News & Events
Health Data Preparation for Artificial Intelligence
22 - FebruaryThe generalizability and reusability of an AI model and digital intervention or decision support service built on that model are some of the most important challenges in scaling up AI solutions in different healthcare settings. Many important factors make this a difficult problem and interoperability is a major one.
An AI solution is generally developed on a specific dataset consisting of several features extracted from a set of data sources within a clinical setting. This dataset should be well defined syntactically and semantically if the AI solution will be validated in other cohorts (reproducibility) and will be used in real life in different care settings. But this is not the case for current research and clinical application practices in the field. This is also the focal point for the FAIR data initiative and principles. Generally, the data preparation process is performed by data scientists and engineers in an offline way for each project which is a cumbersome process and only used in research phases (e.g., preparation of training data, cross-validation data, etc.). When it comes to deploying the resulting AI models and services for daily clinical practice, integration becomes a bottleneck for reusability and exploitation of developed AI models as they are generally tightly coupled with a specific database, file, object store or data stream.
This coupling is also very difficult to maintain as any change in data infrastructure will break the dependent AI solution. Furthermore, different implementations of data retrieval for the training phase and data retrieval for the online serving (prediction) phase leads to inconsistencies in data and result in poor accuracy and reliability. This is one of the reasons why there is not much AI algorithm/model serving at the frontlines of clinical practice and only big companies are dominant in the market.
Building on the previous H2020 project results, in the AICCELERATE project, we are developing, validating, and improving a methodology and toolset based on international health data standards, e.g., HL7 FHIR to overcome the interoperability problem by also considering the FAIR data principles. As a first step, rather than starting directly from defining input parameters for an AI model/service, we define a common health data model and data interface with rich machine-processable metadata for the AI use case in hand from the clinical perspective. In other words, we are trying to model the raw data that is produced within the related workflow (e.g., data representing a prescription given to the patient residing in EHR) as this is the integration you need when you want to use an AI model as a decision support service in clinical practice.

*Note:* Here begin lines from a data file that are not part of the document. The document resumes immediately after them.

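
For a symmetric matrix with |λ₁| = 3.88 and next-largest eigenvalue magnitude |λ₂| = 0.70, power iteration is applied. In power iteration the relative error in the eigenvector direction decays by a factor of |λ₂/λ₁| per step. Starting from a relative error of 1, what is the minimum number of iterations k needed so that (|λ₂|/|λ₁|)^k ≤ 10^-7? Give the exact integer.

10

|λ₂/λ₁| = 0.70/3.88 = 0.18041
Need k ≥ ln(10^-7) / ln(0.18041) = -16.1181 / -1.7125 ≈ 9.412
Smallest integer k satisfying the bound: 10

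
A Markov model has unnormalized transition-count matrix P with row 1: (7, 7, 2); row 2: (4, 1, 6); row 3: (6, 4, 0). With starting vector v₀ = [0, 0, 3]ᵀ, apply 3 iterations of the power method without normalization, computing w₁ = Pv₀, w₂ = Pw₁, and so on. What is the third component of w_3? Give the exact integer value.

1176

w1 = Pv₀ = (7·0 + 7·0 + 2·3; 4·0 + 1·0 + 6·3; 6·0 + 4·0 + 0·3) = (6, 18, 0)
w2 = Pw1 = (7·6 + 7·18 + 2·0; 4·6 + 1·18 + 6·0; 6·6 + 4·18 + 0·0) = (168, 42, 108)
w3 = Pw2 = (1686, 1362, 1176)
The requested component of w3 is 1176.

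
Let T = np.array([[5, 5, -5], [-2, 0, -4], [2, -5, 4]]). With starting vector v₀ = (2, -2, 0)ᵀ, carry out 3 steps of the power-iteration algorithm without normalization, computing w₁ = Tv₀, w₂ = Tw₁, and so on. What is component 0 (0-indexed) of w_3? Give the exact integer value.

-1110

w1 = Tv₀ = (0, -4, 14)
w2 = Tw1 = (-90, -56, 76)
w3 = Tw2 = (-1110, -124, 404)
The requested component of w3 is -1110.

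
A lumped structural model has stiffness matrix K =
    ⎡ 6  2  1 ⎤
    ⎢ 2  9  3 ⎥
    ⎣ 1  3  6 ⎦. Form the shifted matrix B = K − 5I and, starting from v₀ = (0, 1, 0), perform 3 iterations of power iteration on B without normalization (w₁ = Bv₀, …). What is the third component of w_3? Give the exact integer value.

B = K − 5I has rows (1, 2, 1); (2, 4, 3); (1, 3, 1)
w1 = Bv₀ = (1·0 + 2·1 + 1·0; 2·0 + 4·1 + 3·0; 1·0 + 3·1 + 1·0) = (2, 4, 3)
w2 = Bw1 = (1·2 + 2·4 + 1·3; 2·2 + 4·4 + 3·3; 1·2 + 3·4 + 1·3) = (13, 29, 17)
w3 = Bw2 = (88, 193, 117)
Requested component of w3: 117

117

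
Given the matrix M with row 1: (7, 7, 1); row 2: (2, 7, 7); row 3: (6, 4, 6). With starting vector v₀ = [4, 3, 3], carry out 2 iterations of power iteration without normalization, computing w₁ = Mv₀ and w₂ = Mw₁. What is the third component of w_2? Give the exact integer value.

836

w1 = Mv₀ = (52, 50, 54)
w2 = Mw1 = (768, 832, 836)
The requested component of w2 is 836.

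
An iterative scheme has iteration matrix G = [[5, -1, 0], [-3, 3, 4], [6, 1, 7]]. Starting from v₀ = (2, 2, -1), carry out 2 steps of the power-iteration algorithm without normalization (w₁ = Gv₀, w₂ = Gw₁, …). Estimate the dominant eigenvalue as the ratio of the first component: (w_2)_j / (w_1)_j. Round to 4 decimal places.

w1 = Gv₀ = (5·2 + (-1)·2 + 0·(-1); (-3)·2 + 3·2 + 4·(-1); 6·2 + 1·2 + 7·(-1)) = (8, -4, 7)
w2 = Gw1 = (5·8 + (-1)·(-4) + 0·7; (-3)·8 + 3·(-4) + 4·7; 6·8 + 1·(-4) + 7·7) = (44, -8, 93)
Ratio at component: 44 / 8 = 5.5000

5.5000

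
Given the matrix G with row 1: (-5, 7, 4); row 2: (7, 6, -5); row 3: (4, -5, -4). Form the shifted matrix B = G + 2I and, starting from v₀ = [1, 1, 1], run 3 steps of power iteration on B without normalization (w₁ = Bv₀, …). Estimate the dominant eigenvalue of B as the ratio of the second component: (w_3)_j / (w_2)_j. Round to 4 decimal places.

B = G + 2I has rows (-3, 7, 4); (7, 8, -5); (4, -5, -2)
w1 = Bv₀ = ((-3)·1 + 7·1 + 4·1; 7·1 + 8·1 + (-5)·1; 4·1 + (-5)·1 + (-2)·1) = (8, 10, -3)
w2 = Bw1 = ((-3)·8 + 7·10 + 4·(-3); 7·8 + 8·10 + (-5)·(-3); 4·8 + (-5)·10 + (-2)·(-3)) = (34, 151, -12)
w3 = Bw2 = (907, 1506, -595)
Ratio: 1506/151 = 9.9735

μ ≈ 9.9735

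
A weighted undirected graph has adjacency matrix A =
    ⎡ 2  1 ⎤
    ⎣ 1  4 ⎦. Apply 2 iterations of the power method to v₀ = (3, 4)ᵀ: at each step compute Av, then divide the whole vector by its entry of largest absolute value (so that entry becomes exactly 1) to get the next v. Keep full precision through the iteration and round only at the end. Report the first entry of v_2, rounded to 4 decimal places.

Av0 = (10.00000, 19.00000); divide by 19.00000 → v1 = (0.52632, 1.00000)
Av1 = (2.05263, 4.52632); divide by 4.52632 → v2 = (0.45349, 1.00000)
Requested entry of v2: 39/86 = 0.4535

0.4535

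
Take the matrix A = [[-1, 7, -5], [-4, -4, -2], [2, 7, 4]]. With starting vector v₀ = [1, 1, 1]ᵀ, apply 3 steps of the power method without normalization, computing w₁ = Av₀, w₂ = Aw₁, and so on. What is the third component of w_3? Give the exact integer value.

w1 = Av₀ = (1, -10, 13)
w2 = Aw1 = (-136, 10, -16)
w3 = Aw2 = (286, 536, -266)
The requested component of w3 is -266.

-266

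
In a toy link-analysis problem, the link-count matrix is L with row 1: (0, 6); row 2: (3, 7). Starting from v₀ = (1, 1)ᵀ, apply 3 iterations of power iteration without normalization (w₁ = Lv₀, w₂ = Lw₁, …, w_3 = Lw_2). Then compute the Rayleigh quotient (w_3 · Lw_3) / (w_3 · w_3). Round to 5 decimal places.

λ ≈ 9.00691

w1 = Lv₀ = (0·1 + 6·1; 3·1 + 7·1) = (6, 10)
w2 = Lw1 = (0·6 + 6·10; 3·6 + 7·10) = (60, 88)
w3 = Lw2 = (528, 796)
Lw3 = (4776, 7156)
w3·Lw3 = 528·4776 + 796·7156 = 8217904; w3·w3 = 528·528 + 796·796 = 912400
λ ≈ 8217904/912400 = 9.00691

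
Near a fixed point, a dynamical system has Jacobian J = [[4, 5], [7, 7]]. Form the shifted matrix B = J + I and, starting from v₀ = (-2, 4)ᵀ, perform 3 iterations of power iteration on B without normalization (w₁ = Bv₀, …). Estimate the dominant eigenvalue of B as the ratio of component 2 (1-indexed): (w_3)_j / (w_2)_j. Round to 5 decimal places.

12.57944

B = J + I has rows (5, 5); (7, 8)
w1 = Bv₀ = (10, 18)
w2 = Bw1 = (140, 214)
w3 = Bw2 = (1770, 2692)
Ratio: 2692/214 = 12.57944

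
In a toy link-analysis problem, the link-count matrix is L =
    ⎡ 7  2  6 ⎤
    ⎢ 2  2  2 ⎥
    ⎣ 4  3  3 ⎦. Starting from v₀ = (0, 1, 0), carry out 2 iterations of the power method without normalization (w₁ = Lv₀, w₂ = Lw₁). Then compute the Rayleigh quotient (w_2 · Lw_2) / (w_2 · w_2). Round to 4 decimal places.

11.3592

w1 = Lv₀ = (2, 2, 3)
w2 = Lw1 = (36, 14, 23)
Lw2 = (418, 146, 255)
w2·Lw2 = 36·418 + 14·146 + 23·255 = 22957; w2·w2 = 36·36 + 14·14 + 23·23 = 2021
λ ≈ 22957/2021 = 11.3592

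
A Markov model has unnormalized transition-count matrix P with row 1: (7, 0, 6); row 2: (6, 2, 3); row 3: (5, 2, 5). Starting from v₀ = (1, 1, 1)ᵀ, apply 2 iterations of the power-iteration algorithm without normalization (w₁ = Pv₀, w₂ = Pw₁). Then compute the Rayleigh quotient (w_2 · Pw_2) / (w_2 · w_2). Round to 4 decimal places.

λ ≈ 12.4120

w1 = Pv₀ = (7·1 + 0·1 + 6·1; 6·1 + 2·1 + 3·1; 5·1 + 2·1 + 5·1) = (13, 11, 12)
w2 = Pw1 = (7·13 + 0·11 + 6·12; 6·13 + 2·11 + 3·12; 5·13 + 2·11 + 5·12) = (163, 136, 147)
Pw2 = (2023, 1691, 1822)
w2·Pw2 = 163·2023 + 136·1691 + 147·1822 = 827559; w2·w2 = 163·163 + 136·136 + 147·147 = 66674
λ ≈ 827559/66674 = 12.4120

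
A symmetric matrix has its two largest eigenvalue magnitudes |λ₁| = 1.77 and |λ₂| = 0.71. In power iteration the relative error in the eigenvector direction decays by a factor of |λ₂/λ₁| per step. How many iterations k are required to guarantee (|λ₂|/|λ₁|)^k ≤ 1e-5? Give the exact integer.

13

|λ₂/λ₁| = 0.71/1.77 = 0.40113
Need k ≥ ln(1e-5) / ln(0.40113) = -11.5129 / -0.9135 ≈ 12.604
Smallest integer k satisfying the bound: 13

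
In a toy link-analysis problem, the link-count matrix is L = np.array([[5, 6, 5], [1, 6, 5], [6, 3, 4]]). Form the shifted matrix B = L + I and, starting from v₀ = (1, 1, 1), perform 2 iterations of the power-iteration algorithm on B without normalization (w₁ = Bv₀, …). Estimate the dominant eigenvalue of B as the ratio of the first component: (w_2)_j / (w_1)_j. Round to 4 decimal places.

μ ≈ 14.7059

B = L + I has rows (6, 6, 5); (1, 7, 5); (6, 3, 5)
w1 = Bv₀ = (6·1 + 6·1 + 5·1; 1·1 + 7·1 + 5·1; 6·1 + 3·1 + 5·1) = (17, 13, 14)
w2 = Bw1 = (6·17 + 6·13 + 5·14; 1·17 + 7·13 + 5·14; 6·17 + 3·13 + 5·14) = (250, 178, 211)
Ratio: 250/17 = 14.7059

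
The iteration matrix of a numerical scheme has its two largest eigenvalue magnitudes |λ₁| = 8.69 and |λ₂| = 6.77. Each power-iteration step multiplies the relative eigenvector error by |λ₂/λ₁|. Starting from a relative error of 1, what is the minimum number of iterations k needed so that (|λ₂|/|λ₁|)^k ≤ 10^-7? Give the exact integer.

|λ₂/λ₁| = 6.77/8.69 = 0.77906
Need k ≥ ln(10^-7) / ln(0.77906) = -16.1181 / -0.2497 ≈ 64.557
Smallest integer k satisfying the bound: 65

65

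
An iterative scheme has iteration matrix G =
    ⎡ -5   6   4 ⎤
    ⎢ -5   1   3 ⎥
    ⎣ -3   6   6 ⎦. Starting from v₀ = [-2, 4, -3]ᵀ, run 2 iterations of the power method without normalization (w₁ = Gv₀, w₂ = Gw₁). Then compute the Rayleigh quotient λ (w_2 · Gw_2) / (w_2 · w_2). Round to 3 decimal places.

λ ≈ -1.961

w1 = Gv₀ = (22, 5, 12)
w2 = Gw1 = (-32, -69, 36)
Gw2 = (-110, 199, -102)
w2·Gw2 = (-32)·(-110) + (-69)·199 + 36·(-102) = -13883; w2·w2 = (-32)·(-32) + (-69)·(-69) + 36·36 = 7081
λ ≈ -13883/7081 = -1.961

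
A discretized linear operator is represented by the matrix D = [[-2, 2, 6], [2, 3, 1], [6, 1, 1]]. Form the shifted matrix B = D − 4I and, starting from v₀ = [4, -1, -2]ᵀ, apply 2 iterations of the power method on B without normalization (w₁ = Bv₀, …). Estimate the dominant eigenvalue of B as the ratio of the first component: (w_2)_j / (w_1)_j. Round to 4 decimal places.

μ ≈ -10.9474

B = D − 4I has rows (-6, 2, 6); (2, -1, 1); (6, 1, -3)
w1 = Bv₀ = ((-6)·4 + 2·(-1) + 6·(-2); 2·4 + (-1)·(-1) + 1·(-2); 6·4 + 1·(-1) + (-3)·(-2)) = (-38, 7, 29)
w2 = Bw1 = ((-6)·(-38) + 2·7 + 6·29; 2·(-38) + (-1)·7 + 1·29; 6·(-38) + 1·7 + (-3)·29) = (416, -54, -308)
Ratio: 416/-38 = -10.9474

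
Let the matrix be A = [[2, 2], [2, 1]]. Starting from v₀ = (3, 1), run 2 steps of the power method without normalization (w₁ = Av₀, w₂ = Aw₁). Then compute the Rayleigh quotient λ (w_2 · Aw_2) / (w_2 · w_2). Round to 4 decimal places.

w1 = Av₀ = (8, 7)
w2 = Aw1 = (30, 23)
Aw2 = (106, 83)
w2·Aw2 = 30·106 + 23·83 = 5089; w2·w2 = 30·30 + 23·23 = 1429
λ ≈ 5089/1429 = 3.5612

λ ≈ 3.5612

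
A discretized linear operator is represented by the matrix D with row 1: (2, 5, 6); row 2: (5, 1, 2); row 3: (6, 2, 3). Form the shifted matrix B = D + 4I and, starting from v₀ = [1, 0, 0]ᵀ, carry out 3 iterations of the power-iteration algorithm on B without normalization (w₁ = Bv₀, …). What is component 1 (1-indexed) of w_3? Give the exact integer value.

1445

B = D + 4I has rows (6, 5, 6); (5, 5, 2); (6, 2, 7)
w1 = Bv₀ = (6, 5, 6)
w2 = Bw1 = (97, 67, 88)
w3 = Bw2 = (1445, 996, 1332)
Requested component of w3: 1445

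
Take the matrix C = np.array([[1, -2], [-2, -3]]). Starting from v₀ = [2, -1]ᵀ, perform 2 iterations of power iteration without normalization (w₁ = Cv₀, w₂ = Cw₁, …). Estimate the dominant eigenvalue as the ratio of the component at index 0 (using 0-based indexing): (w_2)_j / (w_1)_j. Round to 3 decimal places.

w1 = Cv₀ = (4, -1)
w2 = Cw1 = (6, -5)
Ratio at component: 6 / 4 = 1.500

1.500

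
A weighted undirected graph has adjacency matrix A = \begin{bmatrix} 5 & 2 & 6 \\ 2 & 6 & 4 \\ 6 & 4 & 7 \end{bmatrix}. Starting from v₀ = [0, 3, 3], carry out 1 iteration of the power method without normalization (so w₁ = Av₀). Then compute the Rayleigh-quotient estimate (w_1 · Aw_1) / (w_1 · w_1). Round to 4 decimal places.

14.1158

w1 = Av₀ = (5·0 + 2·3 + 6·3; 2·0 + 6·3 + 4·3; 6·0 + 4·3 + 7·3) = (24, 30, 33)
Aw1 = (378, 360, 495)
w1·Aw1 = 24·378 + 30·360 + 33·495 = 36207; w1·w1 = 24·24 + 30·30 + 33·33 = 2565
λ ≈ 36207/2565 = 14.1158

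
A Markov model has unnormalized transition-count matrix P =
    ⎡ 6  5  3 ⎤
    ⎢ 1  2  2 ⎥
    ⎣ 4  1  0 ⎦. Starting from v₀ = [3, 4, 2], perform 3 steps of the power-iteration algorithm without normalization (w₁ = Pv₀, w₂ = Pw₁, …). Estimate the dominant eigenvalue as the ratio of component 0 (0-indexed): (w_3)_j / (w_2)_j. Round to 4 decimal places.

λ ≈ 8.8501

w1 = Pv₀ = (44, 15, 16)
w2 = Pw1 = (387, 106, 191)
w3 = Pw2 = (3425, 981, 1654)
Ratio at component: 3425 / 387 = 8.8501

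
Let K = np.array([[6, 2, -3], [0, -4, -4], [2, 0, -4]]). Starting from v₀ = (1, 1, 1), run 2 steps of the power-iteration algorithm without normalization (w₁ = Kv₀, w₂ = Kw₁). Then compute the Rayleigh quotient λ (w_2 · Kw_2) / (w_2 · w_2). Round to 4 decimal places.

w1 = Kv₀ = (6·1 + 2·1 + (-3)·1; 0·1 + (-4)·1 + (-4)·1; 2·1 + 0·1 + (-4)·1) = (5, -8, -2)
w2 = Kw1 = (6·5 + 2·(-8) + (-3)·(-2); 0·5 + (-4)·(-8) + (-4)·(-2); 2·5 + 0·(-8) + (-4)·(-2)) = (20, 40, 18)
Kw2 = (146, -232, -32)
w2·Kw2 = 20·146 + 40·(-232) + 18·(-32) = -6936; w2·w2 = 20·20 + 40·40 + 18·18 = 2324
λ ≈ -6936/2324 = -2.9845

-2.9845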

HL7 FHIR standard is used as the base data model and its profiling framework is used to define the customizations and extensions required by the given use case. The FHIR standard defines metadata resources for defining data models (data elements restrictions on it including clinical terminology bindings) and data access API. For each use case, these resources are provided to clearly define the data model and the API which in fact will be the single data access interface (plug-and-play port) for a third-party organisation that wants to reuse or exploit the resulting AI solution. This decouples the AI solution from the data infrastructure of the organisation which might be proprietary.
Using an Artificial Intelligence model as a decision support tool in clinical practice requires end-to-end integration starting from the raw clinical data.
If an organisation already opens their health data (e.g., EHR, PHR, a data lake) through an FHIR API, the integration can be easily achieved with some small tunings for conformance with the defined common data model defined as FHIR Profiles. However, this is still challenging for especially small and medium-size care settings. Therefore, we provide a toolset, a Data Ingestion Suite, that enables users to graphically define mappings (ETL definitions) from any source data format to the FHIR based common data model and configure the ETL engine given as a part of the suite for batch or stream processing to deal with the integration. An open-source HL7 FHIR compliant secure health data repository, onFHIR.io, is also provided as a part of the suite which acts as a gateway and provides the defined API with the stored health data transformed via the ETL engine.
Another decoupling is needed between the AI solution and data access layer as there are generally more than one subproject or prediction problem which may use different features and datasets. In general, AI systems are designed and developed end-to-end in a siloed nature which prevents the reusing of features across projects and even sub-projects within the same project.
In this project, we are developing and validating a toolset, Data Extraction Suite, that provides a collaborative environment for data scientists, engineers, and clinical experts to define and manage reusable features and datasets from those features over FHIR-based data models for AI problems. These definitions include both rich metadata and scripts in FHIR search query and FHIR Path expression languages, when executed can extract the value of the feature. A data extraction engine is also provided as a part of the suite which can be configured and executed for fast and efficient dataset extraction that can be integrated with a range of machine learning environments in different ways e.g., writing to a Parquet file, or a feature stream or database (e.g., Feast, Amazon Sagemaker). With this decoupling, feature preparation becomes both FAIR, as users can search and access the metadata definition for features, and reproducible and reusable as anyone can connect its own data infrastructure via the FHIR API and extract the features ready for AI platforms to use automatically by executing the dataset definitions.
Tuncay Namlı, PhD. & Ali Anıl Sınacı, PhD.
Senior Researchers, Software Research & Development Company Corp.